The US dollar is currently stable. The buck is weakening against the Japanese yen, the Australian dollar and the Canadian dollar, while trading sideways against the pound and the euro. Yesterday, the currency was the weakest against the Japanese yen and the Australian dollar. As the dollar continues to look overbought, the currency is likely to continue weakening in the short-term.
Looking at upcoming economic data, currency traders will be watching nonfarm payrolls. Given widespread expectations for continued rate hikes, nonfarm payrolls are an important indicator for future monetary policy. Jobs figures have become particularly important as wage inflation rises to multi-year highs (currently above 3.5%). As late-cycle inflation accelerates, the US Federal Reserve is more likely to raise interest rates. With both growth and inflation on an accelerating trend, the "data dependent" Federal Reserve has all the supporting evidence it needs to keep raising rates. Our short-term and medium-term outlook on the dollar is bullish.
USD/JPY is down slightly today and currently trading above 109.0. EUR/USD is flat and trading above 1.1980. GBP/USD is flat, and currently above 1.3570.

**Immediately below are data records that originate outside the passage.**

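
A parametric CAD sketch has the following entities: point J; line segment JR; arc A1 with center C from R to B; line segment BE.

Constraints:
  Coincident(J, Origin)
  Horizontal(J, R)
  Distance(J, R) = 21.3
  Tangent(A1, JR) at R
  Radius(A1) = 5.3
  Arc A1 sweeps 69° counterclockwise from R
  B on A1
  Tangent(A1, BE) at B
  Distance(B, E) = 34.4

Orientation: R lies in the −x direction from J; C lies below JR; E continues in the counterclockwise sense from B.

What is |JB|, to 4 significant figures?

26.47

A1 meets JR tangentially, so CR is at right angles to JR, so C = R + (0, -5.3) = (-21.30, -5.300). On A1, R sits at bearing 90° from C; a 69° counterclockwise sweep puts B at bearing 159°, so B = C + 5.3·(cos 159°, sin 159°) = (-26.25, -3.401). Then |JB| = |B − J| = 26.47.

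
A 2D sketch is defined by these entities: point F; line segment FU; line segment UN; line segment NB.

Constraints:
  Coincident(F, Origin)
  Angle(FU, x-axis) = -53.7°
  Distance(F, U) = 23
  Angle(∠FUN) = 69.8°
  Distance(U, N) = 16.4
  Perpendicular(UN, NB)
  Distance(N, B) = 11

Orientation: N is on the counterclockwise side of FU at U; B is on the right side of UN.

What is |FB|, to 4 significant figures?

33.67

∠FUN = 69.8°, so UN runs at -53.7° + (180° − 69.8°) = 56.50° from the x-axis; with |UN| = 16.4, N = U + 16.4·(cos 56.50°, sin 56.50°) = (22.67, -4.861). UN ⟂ NB; with |NB| = 11.0 on the right of UN, B = N + 11.0·(0.8339, -0.5519) = (31.84, -10.93). Then |FB| = |B − F| = 33.67.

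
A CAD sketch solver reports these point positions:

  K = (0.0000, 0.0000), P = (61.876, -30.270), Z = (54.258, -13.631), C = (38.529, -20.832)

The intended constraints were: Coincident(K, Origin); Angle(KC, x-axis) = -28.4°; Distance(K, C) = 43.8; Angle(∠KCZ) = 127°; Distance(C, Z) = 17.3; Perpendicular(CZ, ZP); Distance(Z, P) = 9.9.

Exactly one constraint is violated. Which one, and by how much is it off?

Distance(Z, P) = 9.9 — off by 8.40.

K = (0.00, 0.00) ✓; KC at -28.40° ✓; |KC| = 43.80 ✓; ∠KCZ = 127.0° ✓; |CZ| = 17.30 ✓; ∠(CZ, ZP) = 90.00° ✓; |ZP| = 18.30 ✗.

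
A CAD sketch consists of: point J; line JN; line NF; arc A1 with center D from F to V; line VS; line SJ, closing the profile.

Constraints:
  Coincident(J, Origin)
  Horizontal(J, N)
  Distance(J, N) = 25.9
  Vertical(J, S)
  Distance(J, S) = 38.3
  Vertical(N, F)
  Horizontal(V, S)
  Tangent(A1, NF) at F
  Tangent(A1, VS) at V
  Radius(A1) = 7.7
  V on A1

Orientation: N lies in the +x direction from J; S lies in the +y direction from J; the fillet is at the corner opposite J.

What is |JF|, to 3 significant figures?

40.1

J is at the origin; J and N share the same y with |JN| = 25.9 and N on the +x side, so N = (25.9, 0.00). J and S share the same x with |JS| = 38.3 and S on the +y side, so S = (0.00, 38.3). The virtual corner opposite J is at (25.9, 38.3). The tangent condition forces DF to be normal to NF and since A1 is tangent to VS there, DV ⟂ VS, with radius 7.7, so the center D sits 7.7 in from both sides at D = (18.2, 30.6). That places the tangent points at F = (25.9, 30.6) on NF and V = (18.2, 38.3) on VS. Then |JF| = |F − J| = 40.1.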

This is an important week for the US dollar economic calendar thanks to an upcoming Federal Reserve interest rate decision and nonfarm payroll figures. Core personal consumption expenditures for March (2%) met expectations. The Chicago purchasing manager’s index for April (57.6 vs. 57.9 expected), March pending home sales (-4.4% vs. -0.1% expected), and the Dallas Fed manufacturing business index for April (21.8 vs. 25 expected) all missed expectations. Markit manufacturing PMIs for April (56.5) met expectations while comparable ISM figures (57.3 vs. 58.3 expected) missed expectations. ISM prices paid (79.3 vs. 78 expected) were ahead of expectations. The Fed’s monetary policy statement suggested that the institution is comfortable with rates within an average range of two percent. ADP employment changes for April (204k vs 200k expected) were slightly ahead of expectations. The March trade balance (-$49b vs. -$50b expected), weekly initial jobless claims (211k vs. 225k expected), April Markit services PMIs (54.6 vs. 54.4 expected), and MoM March factory orders (1.6% vs. 1.4% expected) were ahead of expectations. Q1 nonfarm productivity (0.7% vs. 0.9% expected), unit labor costs (2.7% vs. 2.9% expected), and April ISM non-manufacturing PMIs (56.8 vs. 58.1 expected) missed expectations. Later today, we’ll get nonfarm payrolls for April. We’ll also hear speeches from Fed speakers including Dudley, Williams, and Quarles. Last week, Q1 GDP growth was ahead of expectations.
As the dollar rises, we are now bullish on the US dollar. Note that the currency is trading within normal conditions. This is based on technical indicators when looking at a weekly chart.